5. Madame [K] a porté atteinte à sa dignité en la critiquant sur son apparence auprès du directeur de la banque Lcl de [Localité 6], car elle est noire, en l’imitant en grimaçant pendant des réunions devant tous les collègues, en ne lui disant plus bonjour et en ne communiquant plus avec elle que par courriels.

Madame [S] [N] née [H] fait état d’un comportement généralisé de Madame [K] à l’égard des autres salariés.

6. une dégradation de son état de santé.

B. Sur la matérialité des faits

Si la charge de la preuve des actes répétés de harcèlement moral ne repose pas sur le salarié, les faits invoqués doivent être établis, par ce dernier, en leur matérialité, que ce soit l’ancienne version de l’article L1154-1 du code du travail qui soit applicable, au regard de la date de l’avis d’inaptitude, ou le nouvel article L 1154-1 précité.

1. La diversité des fonctions, confiées par Madame [K] à Madame [S] [N] née [H], est reconnue par l’employeur.

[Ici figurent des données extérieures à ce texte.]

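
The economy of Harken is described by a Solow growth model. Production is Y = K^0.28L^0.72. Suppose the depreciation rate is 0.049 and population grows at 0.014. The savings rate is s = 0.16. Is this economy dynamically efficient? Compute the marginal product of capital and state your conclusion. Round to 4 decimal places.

Break-even investment rate: n + δ = 0.014 + 0.049 = 0.063.
Steady-state k*: s·k^0.28 = 0.063·k gives k* = (0.16/0.063)^(1/0.72) ≈ 3.6492.
MPK = 0.28·3.6492^(-0.72) ≈ 0.1103.
MPK > n+δ = 0.063, so the economy is dynamically efficient (under-saving).

dynamically efficient; MPK ≈ 0.1103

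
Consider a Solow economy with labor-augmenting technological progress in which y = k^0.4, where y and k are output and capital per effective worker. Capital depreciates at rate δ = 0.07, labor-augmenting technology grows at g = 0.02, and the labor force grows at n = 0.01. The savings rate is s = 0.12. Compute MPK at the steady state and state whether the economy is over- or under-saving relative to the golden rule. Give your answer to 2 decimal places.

under-saving; MPK ≈ 0.33

Break-even investment rate: n + g + δ = 0.01 + 0.02 + 0.07 = 0.1.
Steady-state k*: s·k^0.4 = 0.1·k gives k* = (0.12/0.1)^(1/0.6) ≈ 1.3551.
MPK = 0.4·1.3551^(-0.6) ≈ 0.3333.
MPK > n+g+δ = 0.1, so the economy is dynamically efficient (under-saving).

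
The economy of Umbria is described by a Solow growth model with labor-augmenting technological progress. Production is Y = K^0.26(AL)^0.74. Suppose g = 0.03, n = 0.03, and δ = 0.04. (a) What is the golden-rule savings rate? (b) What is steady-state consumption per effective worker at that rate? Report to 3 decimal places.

Capital per effective worker breaks even when investment replaces (n + g + δ)·k; here n + g + δ = 0.1.
For Cobb-Douglas, s_gold equals capital's share: s_gold = 0.26.
Golden rule sets MPK = n+g+δ: 0.26·k^(0.26−1) = 0.1, so k_gold = (0.26/0.1)^(1/0.74) ≈ 3.6373.
y_gold = 3.6373^0.26 ≈ 1.3989; c_gold = (1−0.26)·y_gold ≈ 1.0352.

(a) s_gold = 0.260; (b) c_gold ≈ 1.035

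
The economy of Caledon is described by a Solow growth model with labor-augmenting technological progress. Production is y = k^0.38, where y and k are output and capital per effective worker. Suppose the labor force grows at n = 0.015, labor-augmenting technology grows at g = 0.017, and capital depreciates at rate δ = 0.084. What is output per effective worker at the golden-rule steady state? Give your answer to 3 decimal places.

Capital per effective worker breaks even when investment replaces (n + g + δ)·k; here n + g + δ = 0.116.
Maximizing c = f(k) − (n+g+δ)·k gives f'(k) = n+g+δ, i.e. 0.38·k^(0.38−1) = 0.116, so k_gold = (0.38/0.116)^(1/0.62) ≈ 6.7791.
Output: y_gold = k_gold^0.38 = 6.7791^0.38 ≈ 2.0694.

y_gold ≈ 2.069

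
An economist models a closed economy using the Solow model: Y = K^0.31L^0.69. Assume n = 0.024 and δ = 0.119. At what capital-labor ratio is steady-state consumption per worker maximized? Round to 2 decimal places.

k_gold ≈ 3.07

Break-even investment rate: n + δ = 0.024 + 0.119 = 0.143.
Golden rule sets MPK = n+δ: 0.31·k^(0.31−1) = 0.143, so k_gold = (0.31/0.143)^(1/0.69) ≈ 3.0690.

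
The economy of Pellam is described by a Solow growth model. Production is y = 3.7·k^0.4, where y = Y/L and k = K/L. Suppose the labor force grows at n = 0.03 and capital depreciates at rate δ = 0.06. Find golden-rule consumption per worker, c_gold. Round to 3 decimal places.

c_gold ≈ 14.356

n + δ = 0.03 + 0.06 = 0.09.
Setting f'(k) = n+δ gives 0.4·3.7·k^(0.4−1) = 0.09, hence k_gold = (0.4·3.7/0.09)^(1/0.6) ≈ 106.3405.
y_gold = 3.7·106.3405^0.4 ≈ 23.9266.
c_gold = y_gold − (n+δ)·k_gold = 23.9266 − 0.09·106.3405 ≈ 14.3560.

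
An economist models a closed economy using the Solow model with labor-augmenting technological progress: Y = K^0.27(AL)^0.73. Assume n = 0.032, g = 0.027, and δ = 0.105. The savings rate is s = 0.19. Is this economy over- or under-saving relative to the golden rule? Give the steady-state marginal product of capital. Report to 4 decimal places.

under-saving; MPK ≈ 0.2331

n + g + δ = 0.032 + 0.027 + 0.105 = 0.164.
Steady-state k*: s·k^0.27 = 0.164·k gives k* = (0.19/0.164)^(1/0.73) ≈ 1.2233.
MPK = 0.27·1.2233^(-0.73) ≈ 0.2331.
MPK > n+g+δ = 0.164, so the economy is dynamically efficient (under-saving).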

Madame [S] [N] née [H] justifie avoir travaillé, au moins, un samedi, avoir assuré des rendez-vous à [Localité 2] et au point rencontre de [Localité 4] (pièce salariée n°57), que Madame [K] lui a demandé d’assurer la formation de nouveaux collaborateurs, qu’elle a travaillé le dimanche de Pâques 5 avril 2015 et reçu un mail le 6 avril 2015 (lundi de Pâques) de Madame [B], qu’elle a travaillé le mardi 14 avril 2015 à 23 H 45 (en envoyant un courriel ; pièce salariée n°22).

La réception d’un courriel, le 14 avril 2015, à 17 H 55 de Madame [K], qui n’est que la transmission d’un courriel du même jour à 17 H 51, envoyée par la directrice de la relation adhérents à Madame [K], concernant une réclamation client, n’emporte aucun effet.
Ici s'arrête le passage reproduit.